Sang bidadari pun sangat bahagia. Hal  inilah yang akan membantunya menghilangkan kecemasan selama menanti kelahiran buah hati. Setelah beberapa saat, mereka berdua masih menjalin kebersamaan, masih baringan di ranjang, Prasojo pun masih mengelus perut kekasihnya yang mulai membuncit.
"Nak, Papa sangat merindukanmu. Tenanglah, kami akan memperlakukanmu dengan sangat istimewa! Bertumbuh dan berkembanglah dengan sempurna, kami menantikan kelahiranmu dengan bahagia!"

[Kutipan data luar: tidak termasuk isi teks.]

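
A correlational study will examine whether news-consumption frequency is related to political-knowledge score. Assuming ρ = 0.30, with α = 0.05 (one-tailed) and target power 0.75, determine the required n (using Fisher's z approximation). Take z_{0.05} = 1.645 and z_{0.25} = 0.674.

n = 60

Fisher's z: C = ½·ln((1+r)/(1−r)) = ½·ln(1.8571) = 0.3095.
n = ((z_{α} + z_β)/C)² + 3.
(1.645 + 0.674) / 0.3095 = 2.319 / 0.3095 = 7.493.
n = 7.493² + 3 = 56.14 + 3 = 59.1.
Round up.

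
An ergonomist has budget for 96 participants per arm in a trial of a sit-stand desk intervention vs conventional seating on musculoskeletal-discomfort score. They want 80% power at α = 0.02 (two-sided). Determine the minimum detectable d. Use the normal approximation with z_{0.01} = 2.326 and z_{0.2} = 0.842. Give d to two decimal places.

For two independent groups of n = 96 each: d_min = (z_{α/2} + z_β)·√(2/n).
z-sum = 2.326 + 0.842 = 3.168.
d_min = 3.168 × √(2/96) = 3.168 × 0.1443 = 0.457.

d_min ≈ 0.46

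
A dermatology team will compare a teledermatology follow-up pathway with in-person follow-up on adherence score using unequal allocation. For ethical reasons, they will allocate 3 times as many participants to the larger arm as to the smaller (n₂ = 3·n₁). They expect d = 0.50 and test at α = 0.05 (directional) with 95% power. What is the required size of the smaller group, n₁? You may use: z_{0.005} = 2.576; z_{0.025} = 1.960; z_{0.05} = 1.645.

With allocation ratio k = n₂/n₁ = 3, Var(x̄₁−x̄₂) = σ²(1/n₁ + 1/(k·n₁)) = σ²·(k+1)/(k·n₁).
So n₁ = (1 + 1/k)·((z_{α} + z_β)/d)² = 1.333 × (3.290/0.50)².
n₁ = 1.333 × 43.30 = 57.7.
Round up: n₁ = 58, giving n₂ = 3 × 58 = 174.

n₁ = 58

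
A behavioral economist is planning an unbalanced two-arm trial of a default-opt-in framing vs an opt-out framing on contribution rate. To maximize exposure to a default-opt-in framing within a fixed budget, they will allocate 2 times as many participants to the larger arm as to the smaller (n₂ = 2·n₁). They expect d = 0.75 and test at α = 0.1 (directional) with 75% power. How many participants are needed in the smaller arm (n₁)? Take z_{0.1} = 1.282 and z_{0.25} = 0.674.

With allocation ratio k = n₂/n₁ = 2, Var(x̄₁−x̄₂) = σ²(1/n₁ + 1/(k·n₁)) = σ²·(k+1)/(k·n₁).
So n₁ = (1 + 1/k)·((z_{α} + z_β)/d)² = 1.500 × (1.956/0.75)².
n₁ = 1.500 × 6.80 = 10.2.
Round up: n₁ = 11, giving n₂ = 2 × 11 = 22.

n₁ = 11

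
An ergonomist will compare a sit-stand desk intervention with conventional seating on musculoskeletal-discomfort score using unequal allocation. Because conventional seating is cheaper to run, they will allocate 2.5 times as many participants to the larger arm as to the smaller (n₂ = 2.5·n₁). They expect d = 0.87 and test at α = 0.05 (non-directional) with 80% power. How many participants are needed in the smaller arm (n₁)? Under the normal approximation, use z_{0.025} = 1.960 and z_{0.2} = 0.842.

With allocation ratio k = n₂/n₁ = 2.5, Var(x̄₁−x̄₂) = σ²(1/n₁ + 1/(k·n₁)) = σ²·(k+1)/(k·n₁).
So n₁ = (1 + 1/k)·((z_{α/2} + z_β)/d)² = 1.400 × (2.802/0.87)².
n₁ = 1.400 × 10.37 = 14.5.
Round up: n₁ = 15, giving n₂ = ⌈2.5 × 15⌉ = ⌈37.5⌉ = 38.

n₁ = 15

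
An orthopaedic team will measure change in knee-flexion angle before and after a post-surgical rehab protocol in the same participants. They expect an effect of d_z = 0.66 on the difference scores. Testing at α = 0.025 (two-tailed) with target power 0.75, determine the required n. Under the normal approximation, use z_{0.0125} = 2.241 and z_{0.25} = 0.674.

n = 20 pairs

For a paired (one-sample on differences) test: n = ((z_{α/2} + z_β) / d)².
z_{α/2} + z_β = 2.241 + 0.674 = 2.915.
n = (2.915 / 0.66)² = 4.417² = 19.51.
Round up.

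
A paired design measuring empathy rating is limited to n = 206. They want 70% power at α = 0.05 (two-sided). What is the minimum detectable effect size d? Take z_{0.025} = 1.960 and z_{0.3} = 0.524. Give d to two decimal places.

d_min ≈ 0.17

For a single sample (or paired design) of n = 206: d_min = (z_{α/2} + z_β)/√n.
z-sum = 1.960 + 0.524 = 2.484.
d_min = 2.484 / √206 = 2.484 / 14.353 = 0.173.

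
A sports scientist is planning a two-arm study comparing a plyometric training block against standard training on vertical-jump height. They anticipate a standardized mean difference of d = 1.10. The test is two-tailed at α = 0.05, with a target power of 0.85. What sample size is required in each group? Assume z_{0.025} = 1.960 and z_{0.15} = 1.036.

For two independent groups with equal n: n = 2·((z_{α/2} + z_β) / d)².
z_{α/2} + z_β = 1.960 + 1.036 = 2.996.
n = 2 × (2.996 / 1.10)² = 2 × 2.724² = 2 × 7.42 = 14.8.
Round up to the next whole participant.

n = 15 per group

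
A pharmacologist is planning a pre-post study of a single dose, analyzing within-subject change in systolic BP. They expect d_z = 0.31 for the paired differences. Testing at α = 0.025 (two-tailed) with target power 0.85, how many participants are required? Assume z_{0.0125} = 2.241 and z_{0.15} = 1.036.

n = 112 pairs

For a paired (one-sample on differences) test: n = ((z_{α/2} + z_β) / d)².
z_{α/2} + z_β = 2.241 + 1.036 = 3.277.
n = (3.277 / 0.31)² = 10.571² = 111.75.
Round up.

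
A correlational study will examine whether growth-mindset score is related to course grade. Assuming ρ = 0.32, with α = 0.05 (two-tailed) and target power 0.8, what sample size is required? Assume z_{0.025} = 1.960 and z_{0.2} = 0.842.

Fisher's z: C = ½·ln((1+r)/(1−r)) = ½·ln(1.9412) = 0.3316.
n = ((z_{α/2} + z_β)/C)² + 3.
(1.960 + 0.842) / 0.3316 = 2.802 / 0.3316 = 8.450.
n = 8.450² + 3 = 71.40 + 3 = 74.4.
Round up.

n = 75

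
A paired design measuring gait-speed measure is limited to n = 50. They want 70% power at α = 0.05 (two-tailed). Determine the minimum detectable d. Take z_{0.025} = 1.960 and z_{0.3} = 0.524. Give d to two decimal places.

d_min ≈ 0.35

For a single sample (or paired design) of n = 50: d_min = (z_{α/2} + z_β)/√n.
z-sum = 1.960 + 0.524 = 2.484.
d_min = 2.484 / √50 = 2.484 / 7.071 = 0.351.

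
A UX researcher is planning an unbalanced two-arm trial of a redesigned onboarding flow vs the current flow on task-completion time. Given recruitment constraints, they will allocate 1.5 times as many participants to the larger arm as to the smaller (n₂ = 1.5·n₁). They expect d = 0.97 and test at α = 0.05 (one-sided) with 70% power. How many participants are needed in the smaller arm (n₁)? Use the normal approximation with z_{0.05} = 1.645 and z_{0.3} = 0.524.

With allocation ratio k = n₂/n₁ = 1.5, Var(x̄₁−x̄₂) = σ²(1/n₁ + 1/(k·n₁)) = σ²·(k+1)/(k·n₁).
So n₁ = (1 + 1/k)·((z_{α} + z_β)/d)² = 1.667 × (2.169/0.97)².
n₁ = 1.667 × 5.00 = 8.3.
Round up: n₁ = 9, giving n₂ = ⌈1.5 × 9⌉ = ⌈13.5⌉ = 14.

n₁ = 9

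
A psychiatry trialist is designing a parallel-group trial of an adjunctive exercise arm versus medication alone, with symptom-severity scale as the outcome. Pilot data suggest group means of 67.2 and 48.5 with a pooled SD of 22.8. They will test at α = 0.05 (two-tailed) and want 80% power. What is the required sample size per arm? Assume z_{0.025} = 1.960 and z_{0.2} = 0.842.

Cohen's d = |M₁ − M₂| / SD_pooled = |67.2 − 48.5| / 22.8 = 18.7 / 22.8 = 0.820.
For two independent groups with equal n: n = 2·((z_{α/2} + z_β) / d)².
z_{α/2} + z_β = 1.960 + 0.842 = 2.802.
n = 2 × (2.802 / 0.820)² = 2 × 3.417² = 2 × 11.68 = 23.4.
Round up to the next whole participant.

n = 24 per group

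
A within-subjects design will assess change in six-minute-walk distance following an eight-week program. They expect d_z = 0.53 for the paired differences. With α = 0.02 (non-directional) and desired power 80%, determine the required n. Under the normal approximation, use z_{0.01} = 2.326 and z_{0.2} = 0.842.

n = 36 pairs

For a paired (one-sample on differences) test: n = ((z_{α/2} + z_β) / d)².
z_{α/2} + z_β = 2.326 + 0.842 = 3.168.
n = (3.168 / 0.53)² = 5.977² = 35.73.
Round up.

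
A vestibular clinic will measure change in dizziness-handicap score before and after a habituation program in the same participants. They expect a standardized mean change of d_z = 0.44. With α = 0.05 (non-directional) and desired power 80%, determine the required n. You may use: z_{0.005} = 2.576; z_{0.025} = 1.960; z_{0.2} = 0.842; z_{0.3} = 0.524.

n = 41 pairs

For a paired (one-sample on differences) test: n = ((z_{α/2} + z_β) / d)².
z_{α/2} + z_β = 1.960 + 0.842 = 2.802.
n = (2.802 / 0.44)² = 6.368² = 40.55.
Round up.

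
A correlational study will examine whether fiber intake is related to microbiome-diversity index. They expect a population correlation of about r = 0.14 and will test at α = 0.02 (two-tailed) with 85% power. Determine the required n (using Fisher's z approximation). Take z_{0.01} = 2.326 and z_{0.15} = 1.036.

Fisher's z: C = ½·ln((1+r)/(1−r)) = ½·ln(1.3256) = 0.1409.
n = ((z_{α/2} + z_β)/C)² + 3.
(2.326 + 1.036) / 0.1409 = 3.362 / 0.1409 = 23.861.
n = 23.861² + 3 = 569.34 + 3 = 572.3.
Round up.

n = 573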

"Sayang, jika kamu menginginkan sesuatu jangan segan-segan, ya! Papa akan melakukannya. Misalnya, kamu ingin makan apa gitu ... Â jangan tidak diomong supaya baby kita pun bahagia!" tolehnya kepada pasangan.
Sang  putri hanya mengangguk sambil tersenyum manis.

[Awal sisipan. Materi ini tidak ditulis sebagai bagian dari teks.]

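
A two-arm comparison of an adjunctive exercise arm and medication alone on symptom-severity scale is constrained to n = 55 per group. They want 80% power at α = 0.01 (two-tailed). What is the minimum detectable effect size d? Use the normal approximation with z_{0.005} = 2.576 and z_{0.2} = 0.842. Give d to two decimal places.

d_min ≈ 0.65

For two independent groups of n = 55 each: d_min = (z_{α/2} + z_β)·√(2/n).
z-sum = 2.576 + 0.842 = 3.418.
d_min = 3.418 × √(2/55) = 3.418 × 0.1907 = 0.652.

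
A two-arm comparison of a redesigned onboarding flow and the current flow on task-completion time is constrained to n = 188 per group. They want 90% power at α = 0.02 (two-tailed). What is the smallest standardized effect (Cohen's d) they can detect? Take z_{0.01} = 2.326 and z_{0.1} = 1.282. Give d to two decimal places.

For two independent groups of n = 188 each: d_min = (z_{α/2} + z_β)·√(2/n).
z-sum = 2.326 + 1.282 = 3.608.
d_min = 3.608 × √(2/188) = 3.608 × 0.1031 = 0.372.

d_min ≈ 0.37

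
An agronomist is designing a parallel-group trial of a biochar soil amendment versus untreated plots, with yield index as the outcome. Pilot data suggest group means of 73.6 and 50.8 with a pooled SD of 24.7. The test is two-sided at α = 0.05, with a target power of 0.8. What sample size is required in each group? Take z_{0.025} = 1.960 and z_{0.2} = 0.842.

n = 19 per group

Cohen's d = |M₁ − M₂| / SD_pooled = |73.6 − 50.8| / 24.7 = 22.8 / 24.7 = 0.923.
For two independent groups with equal n: n = 2·((z_{α/2} + z_β) / d)².
z_{α/2} + z_β = 1.960 + 0.842 = 2.802.
n = 2 × (2.802 / 0.923)² = 2 × 3.036² = 2 × 9.22 = 18.4.
Round up to the next whole participant.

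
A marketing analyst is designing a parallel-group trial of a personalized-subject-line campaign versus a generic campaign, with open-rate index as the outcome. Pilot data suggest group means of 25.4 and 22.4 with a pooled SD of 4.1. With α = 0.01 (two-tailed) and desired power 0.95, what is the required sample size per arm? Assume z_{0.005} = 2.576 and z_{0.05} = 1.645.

Cohen's d = |M₁ − M₂| / SD_pooled = |25.4 − 22.4| / 4.1 = 3.0 / 4.1 = 0.732.
For two independent groups with equal n: n = 2·((z_{α/2} + z_β) / d)².
z_{α/2} + z_β = 2.576 + 1.645 = 4.221.
n = 2 × (4.221 / 0.732)² = 2 × 5.766² = 2 × 33.25 = 66.5.
Round up to the next whole participant.

n = 67 per group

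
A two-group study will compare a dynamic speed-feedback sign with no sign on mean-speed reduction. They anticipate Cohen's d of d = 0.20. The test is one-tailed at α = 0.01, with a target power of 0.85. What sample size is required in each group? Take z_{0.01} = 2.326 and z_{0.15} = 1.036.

For two independent groups with equal n: n = 2·((z_{α} + z_β) / d)².
z_{α} + z_β = 2.326 + 1.036 = 3.362.
n = 2 × (3.362 / 0.20)² = 2 × 16.810² = 2 × 282.58 = 565.2.
Round up to the next whole participant.

n = 566 per group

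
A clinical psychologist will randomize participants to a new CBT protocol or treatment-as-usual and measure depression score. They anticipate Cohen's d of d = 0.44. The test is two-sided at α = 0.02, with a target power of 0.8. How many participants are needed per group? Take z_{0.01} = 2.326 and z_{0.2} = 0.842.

For two independent groups with equal n: n = 2·((z_{α/2} + z_β) / d)².
z_{α/2} + z_β = 2.326 + 0.842 = 3.168.
n = 2 × (3.168 / 0.44)² = 2 × 7.200² = 2 × 51.84 = 103.7.
Round up to the next whole participant.

n = 104 per group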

"Pa, Vivi takut Mama marah. Bagaimana Vivi harus bersikap?"
"Nggak apa-apa. Mama mau mengerti dan sangat bahagia melihat Papa bisa memiliki keturunan. Kamu tenang saja, ya!"
"Beneran, Mama nggak apa-apa ...? Vivi segan karena merebut suaminya," ujarnya lirih.

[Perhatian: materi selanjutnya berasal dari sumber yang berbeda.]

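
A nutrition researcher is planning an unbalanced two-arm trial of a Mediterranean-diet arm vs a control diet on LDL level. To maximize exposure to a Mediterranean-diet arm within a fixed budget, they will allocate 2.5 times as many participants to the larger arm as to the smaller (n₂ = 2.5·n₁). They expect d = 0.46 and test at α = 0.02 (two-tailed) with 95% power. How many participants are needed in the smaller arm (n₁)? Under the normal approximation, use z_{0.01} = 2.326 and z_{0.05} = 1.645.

n₁ = 105

With allocation ratio k = n₂/n₁ = 2.5, Var(x̄₁−x̄₂) = σ²(1/n₁ + 1/(k·n₁)) = σ²·(k+1)/(k·n₁).
So n₁ = (1 + 1/k)·((z_{α/2} + z_β)/d)² = 1.400 × (3.971/0.46)².
n₁ = 1.400 × 74.52 = 104.3.
Round up: n₁ = 105, giving n₂ = ⌈2.5 × 105⌉ = ⌈262.5⌉ = 263.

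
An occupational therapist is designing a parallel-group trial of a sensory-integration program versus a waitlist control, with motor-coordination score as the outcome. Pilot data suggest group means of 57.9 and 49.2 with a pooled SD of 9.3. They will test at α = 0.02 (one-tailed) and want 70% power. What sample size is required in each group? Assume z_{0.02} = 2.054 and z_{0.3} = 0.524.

n = 16 per group

Cohen's d = |M₁ − M₂| / SD_pooled = |57.9 − 49.2| / 9.3 = 8.7 / 9.3 = 0.935.
For two independent groups with equal n: n = 2·((z_{α} + z_β) / d)².
z_{α} + z_β = 2.054 + 0.524 = 2.578.
n = 2 × (2.578 / 0.935)² = 2 × 2.757² = 2 × 7.60 = 15.2.
Round up to the next whole participant.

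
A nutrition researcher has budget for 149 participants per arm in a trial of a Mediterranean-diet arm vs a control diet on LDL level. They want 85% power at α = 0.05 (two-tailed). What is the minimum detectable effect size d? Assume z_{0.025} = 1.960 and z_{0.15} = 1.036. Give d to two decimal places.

For two independent groups of n = 149 each: d_min = (z_{α/2} + z_β)·√(2/n).
z-sum = 1.960 + 1.036 = 2.996.
d_min = 2.996 × √(2/149) = 2.996 × 0.1159 = 0.347.

d_min ≈ 0.35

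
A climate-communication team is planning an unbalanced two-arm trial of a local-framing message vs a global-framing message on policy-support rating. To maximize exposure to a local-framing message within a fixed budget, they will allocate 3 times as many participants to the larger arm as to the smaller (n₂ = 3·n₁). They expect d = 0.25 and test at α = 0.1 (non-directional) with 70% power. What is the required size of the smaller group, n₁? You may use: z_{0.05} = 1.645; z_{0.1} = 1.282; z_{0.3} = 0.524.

n₁ = 101

With allocation ratio k = n₂/n₁ = 3, Var(x̄₁−x̄₂) = σ²(1/n₁ + 1/(k·n₁)) = σ²·(k+1)/(k·n₁).
So n₁ = (1 + 1/k)·((z_{α/2} + z_β)/d)² = 1.333 × (2.169/0.25)².
n₁ = 1.333 × 75.27 = 100.4.
Round up: n₁ = 101, giving n₂ = 3 × 101 = 303.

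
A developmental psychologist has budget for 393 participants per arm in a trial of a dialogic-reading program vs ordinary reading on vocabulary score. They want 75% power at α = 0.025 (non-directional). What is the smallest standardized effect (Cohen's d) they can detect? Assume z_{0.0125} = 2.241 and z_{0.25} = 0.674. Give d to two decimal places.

d_min ≈ 0.21

For two independent groups of n = 393 each: d_min = (z_{α/2} + z_β)·√(2/n).
z-sum = 2.241 + 0.674 = 2.915.
d_min = 2.915 × √(2/393) = 2.915 × 0.0713 = 0.208.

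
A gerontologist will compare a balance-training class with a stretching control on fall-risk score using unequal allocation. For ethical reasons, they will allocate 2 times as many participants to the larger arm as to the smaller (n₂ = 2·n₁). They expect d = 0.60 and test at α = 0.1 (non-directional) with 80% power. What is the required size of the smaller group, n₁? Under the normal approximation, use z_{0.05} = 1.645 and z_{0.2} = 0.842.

n₁ = 26

With allocation ratio k = n₂/n₁ = 2, Var(x̄₁−x̄₂) = σ²(1/n₁ + 1/(k·n₁)) = σ²·(k+1)/(k·n₁).
So n₁ = (1 + 1/k)·((z_{α/2} + z_β)/d)² = 1.500 × (2.487/0.60)².
n₁ = 1.500 × 17.18 = 25.8.
Round up: n₁ = 26, giving n₂ = 2 × 26 = 52.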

"Tak ada yang merebut Papa, tetapi ... Papa justru sangat bahagia beroleh hadiah istimewa dari Vivi. Bukan dari yang lain! Percayalah. Inilah yang Papa tunggu sejak lamaaaa banget!" rayunya menatap teduh netra sang kekasih.
"Emmm ... gimana dengan keluarga yang lain kalau tahu, Pa?"
"Jangan berpikir macam-macam. Papa minta, kamu fokus dengan kandunganmu, buah cinta kita! Biarkanlah baby bahagia, ya!" rajuknya dengan manis.
"Tapi ...."
"Nggak pakai tapi-tapian, Sayang. Ingat, kita harus mempertanggungjawabkan cinta kita, baik di hadapan sesama, terlebih di hadapan Tuhan. Kita harus menerima dengan senang hati apa yang sudah diskenariokan oleh-Nya!"
"Kamu telah mempersembahkan semuanya buat Papa, kan? Ingat?"
"Iyaaa ...."
"Nah, mari kita hadapi masa depan tanpa pikiran negatif. Bisa, kan? Semuanya demi si baby, Sayang! Kita telah mengundangnya hadir, jadi ... kita harus memberikan fasilitas dengan baik. Paham, kan? Kamu juga harus ngerti ... kalau ...."
"Apa?"
"Papa ... sudah sangat ingin menimang darah daging Papa! Ini sudah sangat terlambat ...," tetiba netra Prasojo berembun.
"Paaa .... Vivi ikhlas, kok. Papa jangan menangis, dong! Vivi janji akan membuat Papa bahagia," dibawalah tangan Prasojo ke dada meluncur ke perut buncitnya.
Kedua calon orang tua baru itu tergugu dalam tangis bahagia.